When he reached her, he saw the mechanical arm had been raised, allowing Jonn to wiggle out from being pinned. A trail of fluids led from there to the closest exit on the far side of the room. “Damn,” Frees said. He hated leaving loose ends. “Should we go after him?” Jonn was a potential liability, though with a gaping hole in his abdomen he might not survive very long.
“No,” Arista said, her voice firm. “He’s not our priority. Let’s choose two who are mostly finished and get out of here.”
She was right. He neither had the power or the equipment to go searching for a rogue machine. Not now. They’d have to do it another time. Frees nodded and turned to inspect their options.
It took more trips than he was comfortable making, but eventually they got the two husks Arista had chosen into the hyperloop pods back to the atrium. Now they needed to shunt the power over to the section that would lead them to Jill’s place. There they could store the husks and take time to recoup.
Frees exited his pod, watching Arista do the same, however she didn’t accompany him to the power grid. She seemed more interested in the space itself. She craned her neck in awe and Frees considered how odd this must be for her, standing in what could be one of the very last human-built structures; one that hadn’t been touched since the machines took over. It must feel lonely.

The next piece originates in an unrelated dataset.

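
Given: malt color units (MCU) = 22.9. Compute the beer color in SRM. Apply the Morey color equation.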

Frees hopped up on the shelf holding the main power grid controls, his hand catching against something sharp as he did. The edge ripped part of the tissue away, exposing his covering underneath. He stared at the hand a moment, the very last part of his false humanity. Was it really worth keeping anymore? He’d managed to tear the skin off all his body except this one hand. He’d told Arista it was because he used it to get into his apartment, but that wasn’t true. He could reprogram the entrance easily. And having a human-looking hand wasn’t a necessity when he went out, that’s what gloves were for. The true reason felt too painful to admit. If he removed this last part of himself, he would have removed the very last part that connected him to Marcus. To that old li
fe and the days before he’d become autonomous.
Arista explored the area with almost a child-like wonderment as he folded the small piece of skin that had been torn back in place. She was such a strange creature, so unlike Marcus it was hard to believe they were part of the same species.
He stared at the torn hand again.
Maybe he shouldn’t be so preoccupied with looking back. Maybe he needed to look forward instead. They still had to find a way to free everyone, and he was convinced Arista was the key to it. But it wouldn’t be as easy as he thought. She’d risked herself for him and he couldn’t just pretend like she was someone to be used and discarded. Arista was his future, there was no denying that. And it was a brighter future than he’d imagined. Reaching down, he grasped the edge of the skin and pulled it back, degloving his hand. “Goodbye, Marcus,” Frees whispered, tossing the useless skin to the side. “Thank you for getting me this far.” It was time to stop looking back.
His hand, now free from the constraints of the skin, moved fast and with purpose. Within minutes, he’d finished shunting the power.
“Ready?” Frees hopped down.
Arista walked over to him. Her eyes dropped to his hand and a smile tugged at her mouth. “Hand me that phone I gave you.”
Frees dug in his pocket, producing the flexible comm device. “Are you going to try it now? Down here?” She was more desperate to reach her parents than he’d thought.
“I can’t stand it any longer.” Her voice echoing through the large chamber. “If the Cadre is in panic mode, they might not care about tracking it.”
Frees screwed up his face. She was exhausted. “You need rest. Take a break, we just destroyed a giant, self-intelligent machine who helped orchestrate our entire society. I think that gives you the night off.”
“I have to find them,” she said, her voice urgent and full of hope. She reached out for the phone in his newly naked hand and kept hers against his a moment longer than necessary. A warm feeling he thought impossible moved through him. “Then I can rest.”